The entire process of living in Zimbabwe is somewhat of a gamble at the moment, so you might imagine that there would be little desire for patronizing Zimbabwe’s gambling dens. In reality, it appears to be working the other way, with the desperate economic circumstances leading to a bigger desire to gamble, to try and find a fast win, a way from the problems.

For almost all of the locals surviving on the meager nearby wages, there are 2 common types of wagering, the national lotto and Zimbet. As with practically everywhere else in the world, there is a state lotto where the probabilities of winning are surprisingly tiny, but then the winnings are also surprisingly large.
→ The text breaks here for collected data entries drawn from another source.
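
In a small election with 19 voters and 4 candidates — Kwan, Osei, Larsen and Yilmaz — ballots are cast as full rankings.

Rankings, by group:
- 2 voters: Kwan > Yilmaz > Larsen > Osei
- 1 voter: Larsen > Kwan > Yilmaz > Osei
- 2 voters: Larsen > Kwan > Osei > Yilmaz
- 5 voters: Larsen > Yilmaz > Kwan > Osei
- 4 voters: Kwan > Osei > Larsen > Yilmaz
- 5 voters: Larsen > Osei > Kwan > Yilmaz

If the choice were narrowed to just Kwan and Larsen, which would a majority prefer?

Larsen

Ballots ranking Kwan above Larsen: 2 + 4 = 6.
Ballots ranking Larsen above Kwan: 19 − 6 = 13.
Larsen wins the head-to-head 13–6.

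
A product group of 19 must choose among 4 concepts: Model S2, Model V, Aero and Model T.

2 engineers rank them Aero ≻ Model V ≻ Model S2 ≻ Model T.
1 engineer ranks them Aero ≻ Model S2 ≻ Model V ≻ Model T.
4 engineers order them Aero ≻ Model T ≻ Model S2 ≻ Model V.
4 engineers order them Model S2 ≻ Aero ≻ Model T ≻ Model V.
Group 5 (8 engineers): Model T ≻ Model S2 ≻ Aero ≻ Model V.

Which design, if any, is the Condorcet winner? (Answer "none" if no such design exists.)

none

Pairwise majorities:
Model S2 vs Model V: Model S2 preferred on 1+4+4+8 = 17 ballots; Model S2 wins 17–2.
Model S2 vs Aero: Model S2 is ranked higher on 4+8 = 12 ballots, Aero on 7. Model S2 wins 12–7.
Model S2 vs Model T: 7 to 12, Model T.
Model V vs Aero: 0 for Model V, 19 for Aero — Aero by 19–0.
Model V vs Model T: 3 to 16, Model T.
Aero vs Model T: Aero is ranked higher on 2+1+4+4 = 11 ballots, Model T on 8. Aero wins 11–8.
Every design loses at least once (Model S2 loses to Model T; Model V loses to Model S2; Aero loses to Model S2; Model T loses to Aero). The majority relation contains the cycle Model S2 > Aero > Model T > Model S2, so there is no Condorcet winner.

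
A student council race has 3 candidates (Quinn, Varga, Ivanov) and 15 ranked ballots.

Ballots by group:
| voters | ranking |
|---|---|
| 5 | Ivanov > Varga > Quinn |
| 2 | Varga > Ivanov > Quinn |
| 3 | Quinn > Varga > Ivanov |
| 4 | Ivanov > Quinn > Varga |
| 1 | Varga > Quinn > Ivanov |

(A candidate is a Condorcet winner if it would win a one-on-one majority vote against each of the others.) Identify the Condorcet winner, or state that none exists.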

It’s been said by economists who study the idea that most don’t purchase a card with a real belief of hitting. Zimbet is built on either the domestic or the UK soccer divisions and involves predicting the outcomes of future games.

Zimbabwe’s casinos, on the other foot, mollycoddle the incredibly rich of the nation and sightseers. Until not long ago, there was a extremely substantial sightseeing business, based on nature trips and visits to Victoria Falls. The economic anxiety and connected violence have carved into this market.
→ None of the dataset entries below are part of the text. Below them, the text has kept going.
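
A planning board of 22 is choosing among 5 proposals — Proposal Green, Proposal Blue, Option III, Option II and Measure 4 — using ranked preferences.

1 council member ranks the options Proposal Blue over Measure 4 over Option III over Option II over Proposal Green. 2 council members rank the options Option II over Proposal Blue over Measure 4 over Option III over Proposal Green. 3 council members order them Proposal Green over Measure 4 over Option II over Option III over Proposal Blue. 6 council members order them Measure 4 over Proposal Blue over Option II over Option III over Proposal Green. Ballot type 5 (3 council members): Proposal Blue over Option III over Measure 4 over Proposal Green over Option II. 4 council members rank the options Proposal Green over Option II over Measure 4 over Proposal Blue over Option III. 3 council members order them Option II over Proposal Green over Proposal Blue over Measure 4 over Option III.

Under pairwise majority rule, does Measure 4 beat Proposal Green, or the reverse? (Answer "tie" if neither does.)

Measure 4

Ballots ranking Measure 4 above Proposal Green: 1 + 2 + 6 + 3 = 12.
Ballots ranking Proposal Green above Measure 4: 22 − 12 = 10.
Measure 4 wins the head-to-head 12–10.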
Among Zimbabwe’s gambling dens, there are two in the capital, Harare, the Carribea Bay Resort and Casino, which has five gaming tables and one armed bandits, and the Plumtree Casino, which has only slot machine games. The Zambesi Valley Hotel and Entertainment Center in Kariba also has just slots. Mutare has the Monclair Hotel and Casino and the Leopard Rock Hotel and Casino, both of which have table games, slot machines and video machines, and Victoria Falls houses the Elephant Hills Hotel and Casino and the Makasa Sun Hotel and Casino, the two of which offer gaming machines and table games.
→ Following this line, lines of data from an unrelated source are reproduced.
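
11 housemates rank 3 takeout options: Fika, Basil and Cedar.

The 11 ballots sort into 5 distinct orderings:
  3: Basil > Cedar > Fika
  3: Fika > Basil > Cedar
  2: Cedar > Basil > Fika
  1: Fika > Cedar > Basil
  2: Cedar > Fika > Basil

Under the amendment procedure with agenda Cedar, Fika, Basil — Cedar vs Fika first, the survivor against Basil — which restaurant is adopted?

Basil

Round 1: Cedar vs Fika — 7–4, Cedar advances.
Round 2: Cedar vs Basil — 5–6, Basil advances.
Basil survives the agenda.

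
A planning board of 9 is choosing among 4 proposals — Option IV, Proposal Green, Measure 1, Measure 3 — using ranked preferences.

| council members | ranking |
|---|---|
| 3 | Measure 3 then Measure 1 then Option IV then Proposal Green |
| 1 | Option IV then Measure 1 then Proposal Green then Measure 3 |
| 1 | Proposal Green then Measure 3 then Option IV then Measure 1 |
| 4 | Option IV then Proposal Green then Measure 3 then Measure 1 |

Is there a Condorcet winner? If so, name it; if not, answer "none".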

In addition to Zimbabwe’s casinos and the previously talked about lottery and Zimbet (which is quite like a parimutuel betting system), there is a total of 2 horse racing complexes in the state: the Matabeleland Turf Club in Bulawayo (the 2nd municipality) and the Borrowdale Park in Harare.

Seeing as that the economy has deflated by more than 40% in recent years and with the associated deprivation and conflict that has come to pass, it isn’t understood how healthy the sightseeing business which funds Zimbabwe’s gambling halls will do in the next few years. How many of the casinos will be alive until conditions get better is merely unknown.